7. Juli 1881 In Rom erscheint das erste Abenteuer von Pinocchio
Lügen haben kurze Beine und wenn man lügt, biegen sich die Balken. Alles Quatsch. Was aber stimmt, bei zumindest einem wird die Nase beim Lügen länger. Mit der lügenden Holzpuppe Pinocchio schafft der italienische Schriftsteller Carlo Collidi einen Klassiker der Kinderliteratur. Autor: Sebastian Kirschner
07. Juli
Freitag, 07. Juli 2023
Autor(in): Sebastian Kirschner
Sprecher(in): Caroline Ebner
Redaktion: Susi Weichselbaumer
Mit der Wahrheit, das ist so eine Sache: Viele beanspruchen sie für sich. Doch wenn wir mal ehrlich sind, dann hat meist jeder eine eigene Version davon. Ein Streit ist oft vorprogrammiert, und sei es nur im Kleinen: "Du hast mir die halbe Pizza weggegessen! Wie kannst du nur!" - "Aber nein, ich habe dir doch extra die Hälfte übrig gelassen!". Im Großen, vor Gericht etwa, verdienen etliche sogar ihr Geld mit Versionen von Wahrheit. Und das, wo es doch nur EINE Wahrheit gibt.
Wahrheiten und lange Nasen
Die eigentliche Wahrheit ist vielleicht: Lügen sind viel ehrlicher. Denn sie sind nicht einfach nur Lügen. Freilich wird für Geld, Macht und Liebe gelogen und betrogen was das Zeug hält. Aber es wird eben auch mal geschummelt, weil einem das Glück partout nicht hold sein will. Es wird ein anderer veralbert, weil wir uns einen Spaß erlauben. Es wird eine kleine Notlüge bemüht, weil wir die Hausaufgaben verbummelt oder den Hochzeitstag vergessen haben.

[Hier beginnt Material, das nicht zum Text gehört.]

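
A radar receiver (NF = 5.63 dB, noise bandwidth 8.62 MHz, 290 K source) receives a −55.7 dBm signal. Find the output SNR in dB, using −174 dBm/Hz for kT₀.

Noise floor: N = −174 + 10 log₁₀(B) + NF
10 log₁₀(8.62×10⁶) = 69.36 dB
N = −174 + 69.36 + 5.63 = −99.01 dBm
SNR = P_sig − N = −55.7 − (−99.01) = 43.31 dB → 43.3 dB

43.3 dB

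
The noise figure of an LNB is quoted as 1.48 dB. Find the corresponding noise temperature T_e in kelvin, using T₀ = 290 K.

F = 10^(1.48/10) = 1.40605
T_e = (F − 1)·T₀ = (1.40605 − 1) × 290 = 118 K

118 K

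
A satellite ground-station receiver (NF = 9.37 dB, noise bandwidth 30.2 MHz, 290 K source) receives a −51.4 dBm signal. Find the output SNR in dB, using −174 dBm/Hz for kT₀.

Noise floor: N = −174 + 10 log₁₀(B) + NF
10 log₁₀(3.02×10⁷) = 74.8 dB
N = −174 + 74.8 + 9.37 = −89.83 dBm
SNR = P_sig − N = −51.4 − (−89.83) = 38.43 dB → 38.4 dB

38.4 dB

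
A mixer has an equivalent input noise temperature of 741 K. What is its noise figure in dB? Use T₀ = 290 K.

F = 1 + T_e/T₀ = 1 + 741/290 = 3.55517
NF = 10 log₁₀(3.55517) = 5.51 dB

5.51 dB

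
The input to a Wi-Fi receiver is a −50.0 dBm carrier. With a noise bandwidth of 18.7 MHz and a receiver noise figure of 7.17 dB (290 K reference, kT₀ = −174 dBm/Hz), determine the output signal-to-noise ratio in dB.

Noise floor: N = −174 + 10 log₁₀(B) + NF
10 log₁₀(1.87×10⁷) = 72.72 dB
N = −174 + 72.72 + 7.17 = −94.11 dBm
SNR = P_sig − N = −50.0 − (−94.11) = 44.11 dB → 44.1 dB

44.1 dB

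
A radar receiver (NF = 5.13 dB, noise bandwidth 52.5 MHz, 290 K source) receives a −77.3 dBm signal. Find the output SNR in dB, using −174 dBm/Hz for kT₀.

14.4 dB

Noise floor: N = −174 + 10 log₁₀(B) + NF
10 log₁₀(5.25×10⁷) = 77.2 dB
N = −174 + 77.2 + 5.13 = −91.67 dBm
SNR = P_sig − N = −77.3 − (−91.67) = 14.37 dB → 14.4 dB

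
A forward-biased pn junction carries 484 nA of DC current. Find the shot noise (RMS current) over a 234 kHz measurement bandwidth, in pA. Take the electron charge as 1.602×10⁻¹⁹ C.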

Trotzdem: Der Ruf der Lüge ist schlecht. Lügen haben kurze Beine, heißt es. Und: Sie haben eine lange Nase. Das zumindest seit dem 7. Juli 1881. Da erscheint nämlich in einer Wochenzeitung für Kinder die erste Episode von Pinocchio. Der Auftakt zu den Abenteuern einer Marionette, die heute angeblich fast so weit verbreitet sind wie die Bibel und der Koran.
Ein richtiger Junge sein ...
Und selbst wer die Geschichte von Pinocchio nicht kennt, der hat oft zumindest schon von dem Holzbengel gehört, dem die Nase wächst, wann immer er lügt.
In seiner Heimat Italien ist der kleine notorische Schwindler nicht wegzudenken. Lügner werden als Pinocchio bezeichnet; besonders Politiker, wenn sie mal wieder Märchen erzählen und die Bürger an der Nase herumführen. Dabei ging es Pinocchios Schöpfer Carlo Collodi wohl nicht darum, das Lügen zu verniedlichen.
In der Geschichte landet ein sprechendes Holzscheit beim Holzschnitzer Geppetto. Der ist begeistert und schnitzt eine Figur daraus. Kaum fertig erwacht sein Pinocchio, sein Holzköpfchen, zum Leben und reißt aus. Unterwegs gerät der Hampelmann ständig in Schwierigkeiten, wird noch vorher von Menschen und Tieren gewarnt - aber vergeblich. Immer wieder verstickt er sich in seine Lügen und Flunkereien und verrät sich durch seine wachsende Nase. Immer wieder fasst Pinocchio gute Vorsätze, die er im nächsten Moment wieder bricht. Dabei will er doch nur eines: ein ganz normaler Junge sein.
So gesehen ist Pinocchio eine Metapher auf uns alle: Im Grunde gut und nichts Böses im Sinn. Aber er gerät oft in Versuchung, weil er sich etwa mit den falschen Leuten abgibt. Und er hofft, sich mit seinen Schwindeleien aus seinen misslichen Lagen zu befreien. Quasi das bisschen Flunkern, das in uns allen steckt. Das den Ruf der Lüge zumindest ein bisschen besser macht.
Nun könnte man der Vollständigkeit halber noch erwähnen: Pinocchio schafft es. Er kommt am Ende vom Lügen ab und wird ein richtiger Junge. - Könnte man. Aber das wäre doch wieder eine andere Version der Wahrheit.